Hi there, my name is Helen, though everyone call’s me Elly. I am a person with autism. I am looking to raise funds to help me adopt a Service Dog, which would greatly support my disability.
Autism falls on a spectrum, and while a person may seem completely normal on the outside, it can often make life very difficult on the inside, which can have a profound impact and consequences for me outwardly. My disability makes it hard to have happy, healthy long term relationships at home, and make my personal intimate life incredibly hard and it can be sadly hard to make friends and maintain friendship's, even though I am often very outgoing, friendly and approachable. It can be exhausting for my family or even for a partner to provide the constant support needed.
In fact I don't want my loved one's and friends having to do the protecting, the comforting and everything else that goes along with being a carer. I want to be cared about not being under careful watchful care, it's hard enough for me living with autism and experiencing it first hand let a lone other's having to desperately understand it if at all, the stress is truly exhausting on relationships whether partner or friends. A service dog provides a non judgmental interaction and often very successfully assist's with autism symptoms and burnout with greater success. This not only keeps me safer from myself in times of serious distress and burnout it often means a better shorter duration and recovery.
Autism is often overwhelming, no matter how intelligent, capable and qualified the person is.
I would experience extreme stress once home especially as it's one place I can let the symptoms and difficulties of the condition flow. This is hard for me and anyone I care for. Although I am incredible at what I do and did even being a mum. Autism doesn't care what your personal preference is largely so doing things many of us don't think twice about isn't as straight forward for me as a person whom is autistic, everything takes considerably longer, more often requiring lot's more planning, organising and it is truly exhausting for me.

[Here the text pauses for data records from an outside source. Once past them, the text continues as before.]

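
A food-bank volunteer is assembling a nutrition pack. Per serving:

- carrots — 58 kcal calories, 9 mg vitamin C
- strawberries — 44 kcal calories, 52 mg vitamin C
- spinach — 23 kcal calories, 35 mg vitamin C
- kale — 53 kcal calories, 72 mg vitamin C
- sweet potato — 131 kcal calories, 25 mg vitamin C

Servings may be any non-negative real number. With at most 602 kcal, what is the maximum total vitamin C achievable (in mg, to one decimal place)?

916.1 mg

Vitamin C per kcal: spinach 1.522, kale 1.358, strawberries 1.182, sweet potato 0.1908, carrots 0.1552.
With no serving limits, spend the whole calories allowance on spinach: 602 kcal / 23 kcal × 35 mg = 916.1 mg.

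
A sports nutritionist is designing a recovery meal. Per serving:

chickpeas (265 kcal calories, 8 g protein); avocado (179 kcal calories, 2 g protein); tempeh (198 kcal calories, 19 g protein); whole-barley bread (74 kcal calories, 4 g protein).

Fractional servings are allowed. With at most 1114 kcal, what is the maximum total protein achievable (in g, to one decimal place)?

Protein per kcal: tempeh 0.09596, whole-barley bread 0.05405, chickpeas 0.03019, avocado 0.01117.
With no serving limits, spend the whole calories allowance on tempeh: 1114 kcal / 198 kcal × 19 g = 106.9 g.

106.9 g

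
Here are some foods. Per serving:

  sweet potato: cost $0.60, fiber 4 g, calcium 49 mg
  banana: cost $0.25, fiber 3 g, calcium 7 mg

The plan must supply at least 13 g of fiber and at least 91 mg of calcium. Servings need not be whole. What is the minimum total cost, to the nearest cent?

$1.49

With two linear requirements the optimum uses one or two foods; enumerate the corners.
sweet potato only: max(13/4, 91/49) = 3.25 servings → $1.95.
banana only: max(13/3, 91/7) = 13 servings → $3.25.
sweet potato + banana with both tight: 1.529 servings and 2.294 servings → $1.49.
So the least-cost plan costs $1.49.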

I have some truly tough days where my condition can cause my muscles to become extremely tight, and painful and this can constrain my movement and holts my ability to withstand more demand. Although I smile and work hard and keep fit. I often am in pain and mentally exhausted.
Sometimes when I am extremely stressed and out and about I may not be able to communicate and I may get lost or further distressed, a service dog could help someone identify I have special need’s, help bring someone to me, even help me stay calm and avoid a complete shutdown.
I am also hearing impaired, which believe it, people can be incredibly unkind about it.
Having a service dog could not only help me in these situations but also help others to think and be more kindly.
I would really love to be able to adopt a Service Dog, as it would go a long way to helping provide the support that humans can't always give.
Having a support animal would also help in situations like catching public transport, where the dog would be a source of calm in the midst of the vibrations, lights and movement that all trigger my autism in different ways. Finally, it would allow me to be quietly independent, but also remain a way of others knowing that I need some help if and when the time comes.
I am hoping to raise the funds to not only adopt my furry friend but to provide for the dog’s ongoing training and assessments, health care and the nutrition costs of supporting this precious gift through its life.
Thank you for your compassion and understanding.